The nickel-piperazine/NO donor compound, Ni(PipNONO)Cl, belonging to the family of compounds labelled as “metal-nonoates”, due to its promising vasodilating activity, has been considered as a potential drug candidate in anti-hypertensive therapy.
Drug efficacy has been evaluated in spontaneously hypertensive rats (SHR) in comparison with normotensive animals (C57BL/6 mice and WKY rats). In normotensive animals the metal-nonoate maintained blood pressure at basal level both following acute administration and after 30 days of treatment. In SHR, Ni(PipNONO)Cl reduced blood pressure in the dose range of 3–10 mg/kg. When compared with a commercial NONOate, DETA/NO, used at the same doses, Ni(PipNONO)Cl was more active in reducing blood pressure in SHR than DETA/NO in the first two weeks, while the effect of the two molecules was similar in the third and fourth week. The degradation and control compound Ni(Pip)Cl2 had no effect on blood pressure and heart rate in same animal models.
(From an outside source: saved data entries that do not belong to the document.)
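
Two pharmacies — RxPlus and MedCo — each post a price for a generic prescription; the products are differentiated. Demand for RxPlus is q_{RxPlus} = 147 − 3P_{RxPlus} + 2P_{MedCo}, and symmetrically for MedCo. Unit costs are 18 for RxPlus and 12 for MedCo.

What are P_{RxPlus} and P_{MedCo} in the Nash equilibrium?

RxPlus's profit: π = (P_{RxPlus} − 18)(147 − 3P_{RxPlus} + 2P_{MedCo}).
∂π/∂P_{RxPlus} = 201 − 6P_{RxPlus} + 2P_{MedCo} = 0 ⇒ P_{RxPlus} = 33.5 + (1/3)P_{MedCo}.
Similarly P_{MedCo} = 30.5 + (1/3)P_{RxPlus}.
Plugging P_{MedCo} into RxPlus's best response: P_{RxPlus} = 33.5 + (1/3)(30.5 + (1/3)P_{RxPlus}) ⇒ (8/9)P_{RxPlus} = 131/3, so P_{RxPlus} = 49.125.
Then P_{MedCo} = 30.5 + (1/3)·49.125 = 46.875.

49.125, 46.875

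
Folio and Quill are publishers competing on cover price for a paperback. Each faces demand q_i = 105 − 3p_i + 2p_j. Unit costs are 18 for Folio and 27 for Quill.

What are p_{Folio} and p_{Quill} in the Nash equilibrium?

41.4375, 44.8125

Folio's profit: π = (p_{Folio} − 18)(105 − 3p_{Folio} + 2p_{Quill}).
∂π/∂p_{Folio} = 159 − 6p_{Folio} + 2p_{Quill} = 0 ⇒ p_{Folio} = 26.5 + (1/3)p_{Quill}.
Similarly p_{Quill} = 31 + (1/3)p_{Folio}.
Plugging p_{Quill} into Folio's best response: p_{Folio} = 26.5 + (1/3)(31 + (1/3)p_{Folio}) ⇒ (8/9)p_{Folio} = 221/6, so p_{Folio} = 41.4375.
Then p_{Quill} = 31 + (1/3)·41.4375 = 44.8125.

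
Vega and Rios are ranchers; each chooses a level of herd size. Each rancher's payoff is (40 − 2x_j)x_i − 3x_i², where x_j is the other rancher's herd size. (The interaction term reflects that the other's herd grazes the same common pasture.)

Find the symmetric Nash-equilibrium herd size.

Vega's payoff is (40 − 2x_R)x_V − 3x_V².
∂π/∂x_V = 40 − 2x_R − 6x_V = 0, so x_V = 20/3 − (1/3)x_R.
The game is symmetric, so in equilibrium x_R = x_V: the reaction function gives (4/3)x_V = 20/3, hence x_V = 5.

5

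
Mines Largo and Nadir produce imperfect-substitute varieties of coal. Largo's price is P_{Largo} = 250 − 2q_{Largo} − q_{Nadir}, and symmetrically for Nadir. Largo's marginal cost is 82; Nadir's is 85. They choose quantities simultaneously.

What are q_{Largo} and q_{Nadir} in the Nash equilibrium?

Mine Largo's profit: π = q_{Largo}(250 − 2q_{Largo} − q_{Nadir}) − 82q_{Largo}.
∂π/∂q_{Largo} = 168 − 4q_{Largo} − q_{Nadir} = 0 ⇒ q_{Largo} = 42 − 0.25q_{Nadir}.
Similarly q_{Nadir} = 41.25 − 0.25q_{Largo}.
Substituting the second reaction function into the first: q_{Largo} = 42 − 0.25(41.25 − 0.25q_{Largo}), which gives 0.9375q_{Largo} = 31.6875 ⇒ q_{Largo} = 33.8.
Then q_{Nadir} = 41.25 − 0.25·33.8 = 32.8.

33.8, 32.8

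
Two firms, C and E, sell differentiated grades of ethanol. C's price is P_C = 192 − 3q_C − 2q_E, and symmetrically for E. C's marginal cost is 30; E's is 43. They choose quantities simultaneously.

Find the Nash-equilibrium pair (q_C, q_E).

21.0625, 17.8125

Firm C's profit: π = q_C(192 − 3q_C − 2q_E) − 30q_C.
∂π/∂q_C = 162 − 6q_C − 2q_E = 0 ⇒ q_C = 27 − (1/3)q_E.
Similarly q_E = 149/6 − (1/3)q_C.
Plugging q_E into C's best response: q_C = 27 − (1/3)(149/6 − (1/3)q_C) ⇒ (8/9)q_C = 337/18, so q_C = 21.0625.
Then q_E = 149/6 − (1/3)·21.0625 = 17.8125.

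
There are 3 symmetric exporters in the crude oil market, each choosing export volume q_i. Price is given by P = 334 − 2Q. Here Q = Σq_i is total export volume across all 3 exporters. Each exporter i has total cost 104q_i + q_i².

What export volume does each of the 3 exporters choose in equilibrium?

23

A representative exporter's profit is π_i = q_i(334 − 2Q) − 104q_i − q_i², with Q = q_i + Σ_{j≠i} q_j.
First-order condition: 230 − 6q_i − 2Σ_{j≠i} q_j = 0.
Imposing symmetry (q_j = q for all j) turns Σ_{j≠i} q_j into 2q, so 230 = 10q and q = 23.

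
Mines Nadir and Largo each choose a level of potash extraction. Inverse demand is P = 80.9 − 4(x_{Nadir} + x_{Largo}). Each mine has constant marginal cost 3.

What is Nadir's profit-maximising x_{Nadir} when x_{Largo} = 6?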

Remarkably, the blood pressure reduction induced by the new NO-donor Ni(PipNONO)Cl does not evoke changes in the heart rate and tolerance. Considering the mechanisms of vascular protection, 30 days of administration of Ni(PipNONO)Cl improved endothelial function in SHR by upregulating endothelial NO synthase (eNOS) through increased eNOS protein levels and downregulated Caveolin-1 (Cav-1), and by increasing superoxide dismutase 1 (SOD1) protein level in aortae.
In cultured endothelial cells Ni(PipNONO)Cl restored the cell functions (cytoskeletal protein expression, migration and proliferation) altered by the inflammatory mediator interleukin-1β (IL-1β), impairing the endothelial to mesenchimal transition.
In conclusion, Ni(PipNONO)Cl maintained unaltered blood pressure in normotensive mice and rats, and it exerted anti-hypertensive effect in SHR through the restoration of vascular endothelial protective functions.